Investing.com — Shares in Celgene Corporation (O:CELG) surged 7% in after-hours trading after the New Jersey-based biotech company announced it reached an agreement with Natco Pharma Ltd. of India, Natco’s U.S. partner, Arrow International Limited, and Arrow’s parent company, Watson Laboratories, Inc. on a patent infringement settlement related to its top-selling blood cancer drug.
In October, 2010, Celgene filed a lawsuit against Natco in an effort to keep the generic version of Revlimid, a drug for patients with multiple myeloma and other blood cancers, off the market. At the time, Celgene reported projected annual sales in excess of $2.25 billion for Lenalidomide, the drug it markets as Revlimid. Ever since, Revlimid sales have grown exponentially, morphing into the company’s highest performing drug. In 2015, Celgene anticipates that Revlimid sales will approach $5.8 billion on the year, after it reported a 12% increase in revenues in the third quarter.
As part of the settlement, the parties will file consent judgments with the United States District Court for the District of New Jersey that enjoin Natco from marketing generic lenalidomide before the expiration of the patents-in-suit, except as provided for in the settlement, Celgene said in a statement.
“We believe strongly in our patent estate for Revlimid, and that this settlement appropriately recognizes the strength of our patents.
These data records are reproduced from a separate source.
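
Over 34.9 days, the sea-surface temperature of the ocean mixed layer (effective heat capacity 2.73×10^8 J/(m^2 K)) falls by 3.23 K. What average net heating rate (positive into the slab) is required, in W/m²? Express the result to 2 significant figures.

Areal heat capacity C = 2.73×10^8 J/(m^2 K) (given).
Required heat per unit area: Q = C ΔT = 2.73×10^8 × -3.23 = -8.82×10^8 J/m².
Flux F = Q / Δt = -8.82×10^8 / 3.02×10^6 s = -292 W/m².

-290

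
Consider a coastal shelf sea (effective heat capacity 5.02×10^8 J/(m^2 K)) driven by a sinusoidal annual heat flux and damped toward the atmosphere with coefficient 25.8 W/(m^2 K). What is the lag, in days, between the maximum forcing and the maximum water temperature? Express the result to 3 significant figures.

76.6 days

Areal heat capacity C = 5.02×10^8 J/(m^2 K) (given).
ω = 2π / 3.15×10^7 s = 1.99×10^-7 s⁻¹.
Phase lag φ = arctan(Cω/λ) = arctan(100/25.8) = 1.32 rad.
Time lag = φ / ω = 1.32 / 1.99×10^-7 = 6.62×10^6 s = 76.6 days.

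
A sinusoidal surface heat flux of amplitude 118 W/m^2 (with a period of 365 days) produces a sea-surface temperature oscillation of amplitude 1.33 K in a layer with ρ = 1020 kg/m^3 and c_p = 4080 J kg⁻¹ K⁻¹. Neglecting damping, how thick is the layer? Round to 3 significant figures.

107 m

ω = 2π / 3.15×10^7 s = 1.99×10^-7 s⁻¹.
Required C = F₀ / (A ω) = 118 / (1.33 × 1.99×10^-7) = 4.45×10^8 J/(m²·K).
D = C / (ρ c_p) = 4.45×10^8 / (1020 × 4080) = 107 m.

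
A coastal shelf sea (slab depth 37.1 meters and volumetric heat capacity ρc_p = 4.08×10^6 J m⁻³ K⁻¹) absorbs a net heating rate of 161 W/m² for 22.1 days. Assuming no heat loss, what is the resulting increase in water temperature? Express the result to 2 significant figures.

2.0 K

Areal heat capacity C = ρc_p × D = 4.08×10^6 × 37.1 = 1.51×10^8 J m⁻² K⁻¹.
Net heat input Q = F Δt = 161 × (22.1 days × 86400 s/day) = 3.07×10^8 J/m².
ΔT = Q / C = 3.07×10^8 / 1.51×10^8 = 2.03 K.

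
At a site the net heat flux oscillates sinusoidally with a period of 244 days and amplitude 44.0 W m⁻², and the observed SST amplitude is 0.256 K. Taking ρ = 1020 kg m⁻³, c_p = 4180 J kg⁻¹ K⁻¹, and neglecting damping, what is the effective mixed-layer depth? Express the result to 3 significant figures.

135 m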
This settlement provides clarity around the future of Revlimid, and we will continue to focus on developing our many important pipeline assets, which provide great potential promise to patients with unmet medical needs,” said Bob Hugin, Chairman and CEO of Celgene Corporation. “We remain confident in the strength of our patents, and will continue to vigorously defend them.”
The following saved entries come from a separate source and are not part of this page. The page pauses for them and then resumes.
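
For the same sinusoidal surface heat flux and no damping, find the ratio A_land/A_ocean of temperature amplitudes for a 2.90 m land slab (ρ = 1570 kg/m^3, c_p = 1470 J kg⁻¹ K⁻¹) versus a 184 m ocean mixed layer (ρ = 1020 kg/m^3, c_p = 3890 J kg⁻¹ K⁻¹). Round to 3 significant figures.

109

C_ocean = 1020 × 3890 × 184 = 7.30×10^8 J/(m²·K).
C_land = 1570 × 1470 × 2.90 = 6.69×10^6 J/(m²·K).
Undamped amplitude ∝ 1/C, so A_land/A_ocean = C_ocean/C_land = 109.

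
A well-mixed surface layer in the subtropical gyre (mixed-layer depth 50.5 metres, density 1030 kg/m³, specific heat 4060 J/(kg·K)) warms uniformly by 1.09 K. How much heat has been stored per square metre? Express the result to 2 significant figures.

2.3×10^8

Areal heat capacity C = ρ c_p D = 1030 × 4060 × 50.5 = 2.11×10^8 J m⁻² K⁻¹.
ΔQ = C ΔT = 2.11×10^8 × 1.09 = 2.30×10^8 J/m².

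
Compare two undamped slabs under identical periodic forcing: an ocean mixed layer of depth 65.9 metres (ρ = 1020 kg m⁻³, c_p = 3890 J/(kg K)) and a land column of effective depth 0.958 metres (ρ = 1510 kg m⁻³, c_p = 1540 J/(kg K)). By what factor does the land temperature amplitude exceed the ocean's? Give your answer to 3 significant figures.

C_ocean = 1020 × 3890 × 65.9 = 2.61×10^8 J/(m²·K).
C_land = 1510 × 1540 × 0.958 = 2.23×10^6 J/(m²·K).
Undamped amplitude ∝ 1/C, so A_land/A_ocean = C_ocean/C_land = 117.

117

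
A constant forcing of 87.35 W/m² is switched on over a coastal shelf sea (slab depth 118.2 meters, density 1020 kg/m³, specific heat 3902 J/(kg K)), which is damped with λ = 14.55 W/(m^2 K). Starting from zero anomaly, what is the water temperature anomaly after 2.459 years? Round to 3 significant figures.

Areal heat capacity C = ρ c_p D = 1020 × 3902 × 118.2 = 4.70×10^8 J/(m^2 K).
τ = C / λ = 4.70×10^8 / 14.55 = 3.23×10^7 s.
Equilibrium anomaly ΔT_eq = F / λ = 87.35 / 14.55 = 6.00 K.
t = 2.459 years = 7.76×10^7 s, so t/τ = 2.40.
ΔT(t) = ΔT_eq (1 − e^(−t/τ)) = 6.00 × (1 − e^−2.40) = 5.46 K.

5.46 K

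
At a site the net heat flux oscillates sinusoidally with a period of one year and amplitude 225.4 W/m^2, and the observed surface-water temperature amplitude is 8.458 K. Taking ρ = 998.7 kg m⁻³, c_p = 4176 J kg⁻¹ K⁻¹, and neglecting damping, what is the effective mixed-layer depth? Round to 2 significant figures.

ω = 2π / 3.15×10^7 s = 1.99×10^-7 s⁻¹.
Required C = F₀ / (A ω) = 225.4 / (8.458 × 1.99×10^-7) = 1.34×10^8 J/(m²·K).
D = C / (ρ c_p) = 1.34×10^8 / (998.7 × 4176) = 32.1 m.

32 m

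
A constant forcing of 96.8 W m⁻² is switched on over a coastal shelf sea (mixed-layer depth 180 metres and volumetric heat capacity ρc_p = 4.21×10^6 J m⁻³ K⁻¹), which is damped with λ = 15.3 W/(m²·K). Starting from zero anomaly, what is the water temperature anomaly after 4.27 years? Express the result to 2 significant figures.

Areal heat capacity C = ρc_p × D = 4.21×10^6 × 180 = 7.58×10^8 J m⁻² K⁻¹.
τ = C / λ = 7.58×10^8 / 15.3 = 4.95×10^7 s.
Equilibrium anomaly ΔT_eq = F / λ = 96.8 / 15.3 = 6.33 K.
t = 4.27 years = 1.35×10^8 s, so t/τ = 2.72.
ΔT(t) = ΔT_eq (1 − e^(−t/τ)) = 6.33 × (1 − e^−2.72) = 5.91 K.

5.9 K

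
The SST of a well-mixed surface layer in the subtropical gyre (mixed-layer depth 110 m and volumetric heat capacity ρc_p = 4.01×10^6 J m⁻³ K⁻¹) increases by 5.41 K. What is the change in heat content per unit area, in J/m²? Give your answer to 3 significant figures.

Areal heat capacity C = ρc_p × D = 4.01×10^6 × 110 = 4.41×10^8 J m⁻² K⁻¹.
ΔQ = C ΔT = 4.41×10^8 × 5.41 = 2.39×10^9 J/m².

2.39×10^9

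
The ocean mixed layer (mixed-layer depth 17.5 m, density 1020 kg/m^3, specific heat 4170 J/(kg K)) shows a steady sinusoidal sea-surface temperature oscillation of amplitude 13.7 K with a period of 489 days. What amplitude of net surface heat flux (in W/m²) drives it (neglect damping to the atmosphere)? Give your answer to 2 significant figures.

150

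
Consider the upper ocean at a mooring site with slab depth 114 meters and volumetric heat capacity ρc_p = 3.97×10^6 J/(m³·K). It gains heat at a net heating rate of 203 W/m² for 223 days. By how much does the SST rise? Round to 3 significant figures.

Areal heat capacity C = ρc_p × D = 3.97×10^6 × 114 = 4.53×10^8 J/(m²·K).
Net heat input Q = F Δt = 203 × (223 days × 86400 s/day) = 3.91×10^9 J/m².
ΔT = Q / C = 3.91×10^9 / 4.53×10^8 = 8.64 K.

8.64 K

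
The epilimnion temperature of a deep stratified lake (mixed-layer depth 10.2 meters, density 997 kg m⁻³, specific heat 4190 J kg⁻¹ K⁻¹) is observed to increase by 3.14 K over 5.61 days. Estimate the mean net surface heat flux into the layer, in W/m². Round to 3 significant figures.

276

Areal heat capacity C = ρ c_p D = 997 × 4190 × 10.2 = 4.26×10^7 J/(m²·K).
Required heat per unit area: Q = C ΔT = 4.26×10^7 × 3.14 = 1.34×10^8 J/m².
Flux F = Q / Δt = 1.34×10^8 / 4.85×10^5 s = 276 W/m².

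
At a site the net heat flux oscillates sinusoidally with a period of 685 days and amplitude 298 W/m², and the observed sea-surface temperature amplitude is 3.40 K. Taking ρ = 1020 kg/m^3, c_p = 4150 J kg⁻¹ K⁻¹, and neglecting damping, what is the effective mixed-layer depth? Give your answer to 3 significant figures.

ω = 2π / 5.92×10^7 s = 1.06×10^-7 s⁻¹.
Required C = F₀ / (A ω) = 298 / (3.40 × 1.06×10^-7) = 8.26×10^8 J/(m²·K).
D = C / (ρ c_p) = 8.26×10^8 / (1020 × 4150) = 195 m.

195 m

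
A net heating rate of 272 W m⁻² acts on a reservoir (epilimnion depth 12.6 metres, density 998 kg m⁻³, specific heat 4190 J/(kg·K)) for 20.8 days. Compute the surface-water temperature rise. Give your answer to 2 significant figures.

9.3 K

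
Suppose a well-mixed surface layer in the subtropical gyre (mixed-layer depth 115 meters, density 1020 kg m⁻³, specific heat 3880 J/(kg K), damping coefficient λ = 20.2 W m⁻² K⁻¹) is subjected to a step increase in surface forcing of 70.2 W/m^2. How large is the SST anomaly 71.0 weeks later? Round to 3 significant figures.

2.96 K

Areal heat capacity C = ρ c_p D = 1020 × 3880 × 115 = 4.55×10^8 J m⁻² K⁻¹.
τ = C / λ = 4.55×10^8 / 20.2 = 2.25×10^7 s.
Equilibrium anomaly ΔT_eq = F / λ = 70.2 / 20.2 = 3.48 K.
t = 71.0 weeks = 4.29×10^7 s, so t/τ = 1.91.
ΔT(t) = ΔT_eq (1 − e^(−t/τ)) = 3.48 × (1 − e^−1.91) = 2.96 K.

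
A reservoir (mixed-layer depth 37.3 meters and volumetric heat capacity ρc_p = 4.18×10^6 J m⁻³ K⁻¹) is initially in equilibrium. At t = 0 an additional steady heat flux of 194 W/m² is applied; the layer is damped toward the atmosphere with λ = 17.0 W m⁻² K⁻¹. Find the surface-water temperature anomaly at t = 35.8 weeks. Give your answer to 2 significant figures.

Areal heat capacity C = ρc_p × D = 4.18×10^6 × 37.3 = 1.56×10^8 J/(m^2 K).
τ = C / λ = 1.56×10^8 / 17.0 = 9.17×10^6 s.
Equilibrium anomaly ΔT_eq = F / λ = 194 / 17.0 = 11.4 K.
t = 35.8 weeks = 2.17×10^7 s, so t/τ = 2.36.
ΔT(t) = ΔT_eq (1 − e^(−t/τ)) = 11.4 × (1 − e^−2.36) = 10.3 K.

10 K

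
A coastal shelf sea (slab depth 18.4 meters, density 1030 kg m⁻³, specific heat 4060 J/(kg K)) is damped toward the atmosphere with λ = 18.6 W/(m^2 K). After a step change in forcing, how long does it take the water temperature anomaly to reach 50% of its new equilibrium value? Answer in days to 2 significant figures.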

Celgene also agreed in the settlement to provide Natco with a license to Celgene’s patents required to manufacture and sell an unlimited quantity of generic lenalidomide in the U.S. starting in January, 2026. Natco will also be granted a volume-limited license to sell generic lenalidomide in the U.S. beginning in March, 2022, according to the terms of the settlement. Last week, Natco and Alvogen agreed on a deal to settle an infringement suit with Gilead related to the generic versions of Tamiflu, an antiviral prescription used to treat the flu virus.
Terms of the settlement were not disclosed.
Shares in Celgene surged 7.86 or 7.07% to 119.00 in after-hours trading.